いわゆる資格スクールというものがあります。高校を卒業して次の進路を考える際の選択肢のひとつとして専門学校がありますが、それとは違い資格取得に特化していますので期間も短く、通う人たちも社会人であったり、退職者であったりとさまざまです。

こういった資格スクールとして日本語教師養成講座を持つスクールがたくさんあります。目的はずばり資格取得ですから、とにかく資格がほしいという場合にはこういったスクールが最適でしょう。期間も半年から1年と短期間で終わります。

スクールを選ぶときにチェックすること

ここでひとつ注意すべきなのは、継続のための柔軟な制度があるかどうかです。100%学生でいられたときならまだしも、社会人もしくは主婦となってから継続して通うことはときに難しいものです。自分以外の人のために断念せざるを得ないことも出てくるかもしれません。

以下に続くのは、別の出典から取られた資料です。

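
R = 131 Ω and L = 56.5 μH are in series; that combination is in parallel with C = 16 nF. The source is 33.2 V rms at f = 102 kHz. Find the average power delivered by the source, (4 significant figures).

ω = 2πf = 640900 rad/s
X_L = ωL = 36.21 Ω
X_C = 1/(ωC) = 97.52 Ω
Branch 1 (R+jX_L): Z₁ = 131.0 + j36.21 Ω, |Z₁| = 135.9 Ω
Branch 2 (−jX_C): Z₂ = −j97.52 Ω
Parallel: Z = Z₁Z₂/(Z₁+Z₂), |Z| = 91.64 Ω, ∠Z = -49.47°
I = V/|Z| = 362.3 mA
P = VI cos φ = 33.2 × 0.3623 × cos(-49.47°) = 7.817 W

7.817 W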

また資格をとるためにスクールに通ったが、残念ながらは不合格になるということももちろんあり得ます。そのときに、もう一度やり直すためのサポートがあると嬉しいですね。

継続のためのサポート

・休学・復学制度
・振替受講

いずれもきちんとした届出のもと受理され初めて適用されます。休学してよい期間、復学ができる期間が決まっていますので注意しましょう。振替受講についてはすべての授業に関してではなく振替が認められない授業もあります。
万が一のことを考え、このあたりの質問は納得できるまでしておきましょう。

資格取得のためのサポート

・不合格だった場合、次回の受講が無料になる制度
・不合格だった場合、次回に限り割引価格で受講できる制度

無料か割引かの違いは、出席率によって判断されることが多いようです。あと課題の提出状況なども考慮されるかもしれません。つまりまじめに出席し勉強をしていた受講生については無料で再受講できる可能性があるということです。そうでなくでも割引で再受講できる可能性もあります。
ただしいずれもそのスクールによりますし、講座にもよります。

まとめ

日本語教育能力検定に受かるためにどういった学校に行けばいいかに焦点をあてて、お伝えしてみました。

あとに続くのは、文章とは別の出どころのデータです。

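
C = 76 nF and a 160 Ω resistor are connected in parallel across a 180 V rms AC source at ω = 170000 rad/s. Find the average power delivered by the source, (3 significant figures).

X_C = 1/(ωC) = 77.4 Ω
Parallel: admittances add. Y = 1/R + jωC
Y = (0.00625 + j0.0129) S
|Y| = 0.0144 S → |Z| = 1/|Y| = 69.7 Ω, ∠Z = −∠Y = -64.2°
I = V/|Z| = 2.58 A
P = VI cos φ = 180 × 2.58 × cos(-64.2°) = 203 W

203 W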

大学が最強のように思いますが、日本語教育能力検定については卒業と同時に認定がもらえるわけではないですね。もちろん大事なことは資格だけではないですし、後々のキャリアアップを考える上では大学で作った人脈、幅広い視点は何よりも価値あるものなのですが。

資格スクールは、学校によってサポート制度がさまざまなので、学校頼りになりそうな方にはこのあたりの手厚さを重視するとよいでしょう。サポートは特に必要ない、それよりも講座の内容重視、場所的にここしかないという場合もありますね。

やるのは自分、かけるべきは時間、もちろんこれに尽きますが。